The second piece to providing a safe workplace, says Rogers, is a transparent culture.
“The ability to create a culture where people will speak up comes from the leader being very transparent and encouraging that behaviour. Speaking up when things aren’t right as a leader is really important, but also recognising and acknowledging and supporting people who do speak up and give them the space for that to be heard.”
According to Lumby, the reason that children often don’t speak up is because they don’t feel safe to do so. “I think a very important piece of this puzzle is to start very young in primary school and high school, giving young people permission to speak and supporting them to do that.”
Flamsteed’s platform, InspireTek, is designed to provide a solution to the mental and physical pressures that young athletes endure in the sporting arena, through its flagship product InspireSport.
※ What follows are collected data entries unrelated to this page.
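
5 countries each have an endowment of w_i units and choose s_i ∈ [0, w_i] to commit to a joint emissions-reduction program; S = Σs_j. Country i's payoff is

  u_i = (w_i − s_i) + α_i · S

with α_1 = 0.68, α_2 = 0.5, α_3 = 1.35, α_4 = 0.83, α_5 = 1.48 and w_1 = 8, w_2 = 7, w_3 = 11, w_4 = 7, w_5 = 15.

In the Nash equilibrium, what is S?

26

∂u_i/∂s_i = α_i − 1, so country i contributes w_i if α_i > 1, else 0.
α_i > 1 for i ∈ {3, 5}; NE contributions (0, 0, 11, 0, 15), S = 26.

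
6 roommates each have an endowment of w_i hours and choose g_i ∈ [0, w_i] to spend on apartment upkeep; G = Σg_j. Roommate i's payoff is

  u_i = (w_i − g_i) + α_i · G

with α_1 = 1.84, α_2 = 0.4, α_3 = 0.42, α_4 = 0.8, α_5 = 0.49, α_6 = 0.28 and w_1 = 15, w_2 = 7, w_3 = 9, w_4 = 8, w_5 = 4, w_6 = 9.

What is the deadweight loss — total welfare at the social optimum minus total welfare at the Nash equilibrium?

∂u_i/∂g_i = α_i − 1, so roommate i contributes w_i if α_i > 1, else 0.
α_i > 1 for i ∈ {1}; NE contributions (15, 0, 0, 0, 0, 0), G = 15.
W^NE = Σw_i − G^NE + (Σα_i)·G^NE = 52 + 3.23·15 = 100.45.
Planner: ∂(Σu_j)/∂g_i = Σα_j − 1 = 3.23 > 0, so everyone contributes w_i; G^SO = 52, W^SO = 52 + 3.23·52 = 219.96.
Deadweight loss = 119.51.

119.51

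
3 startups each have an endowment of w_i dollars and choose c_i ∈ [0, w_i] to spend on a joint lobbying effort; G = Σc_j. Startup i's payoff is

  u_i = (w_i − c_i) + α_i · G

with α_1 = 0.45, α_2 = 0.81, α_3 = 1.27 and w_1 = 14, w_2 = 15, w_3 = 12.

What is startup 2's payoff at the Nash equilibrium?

∂u_i/∂c_i = α_i − 1, so startup i contributes w_i if α_i > 1, else 0.
α_i > 1 for i ∈ {3}; NE contributions (0, 0, 12), G = 12.
u_2 = (15 − 0) + 0.81·12 = 24.72.

24.72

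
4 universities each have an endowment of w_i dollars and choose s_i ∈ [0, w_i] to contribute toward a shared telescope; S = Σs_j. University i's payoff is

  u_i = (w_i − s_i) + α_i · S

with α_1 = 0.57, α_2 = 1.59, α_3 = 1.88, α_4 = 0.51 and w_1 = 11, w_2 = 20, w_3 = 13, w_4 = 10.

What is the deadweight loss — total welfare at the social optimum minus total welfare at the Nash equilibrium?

74.55

∂u_i/∂s_i = α_i − 1, so university i contributes w_i if α_i > 1, else 0.
α_i > 1 for i ∈ {2, 3}; NE contributions (0, 20, 13, 0), S = 33.
W^NE = Σw_i − S^NE + (Σα_i)·S^NE = 54 + 3.55·33 = 171.15.
Planner: ∂(Σu_j)/∂s_i = Σα_j − 1 = 3.55 > 0, so everyone contributes w_i; S^SO = 54, W^SO = 54 + 3.55·54 = 245.7.
Deadweight loss = 74.55.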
The product uses software driven by data analytics to help athletes manage and measure their wellbeing and “drive positive human behaviour change.
“Historically, software platforms like ours are only made available to elite professional athletes. And as we’ve seen, a lot of wellbeing issues can arise at any point in development,” says Flamsteed.
“Our whole vision behind InspireTek is we should take the ideation of sports tech and innovation, but make it affordable and accessible and gamified for young kids so that we can prevent these things from happening rather than dealing with the problems when they arise at a later stage.”
“We can’t all be on the national team. But you shouldn’t have to be on the national team to have access to resources and wellness monitoring systems and apps that can track mood and sleep and education and provide interventions.
When it comes to high performance, Flamsteed says that there’s no substitute for hard work, “but you need to be able to work hard in a sustainable and safe way.”
Rogers meanwhile defines a high-performing team as one that “acknowledges all stakeholders”. But when the focus on outcomes compromises the needs of any member of the stakeholder community, “you can’t expect that to be sustainable.”
“It requires this honest and regular conversation, trading off and exploring what are the implications of meeting the needs of all of those stakeholders to sustain our social licence to deliver services in our community.”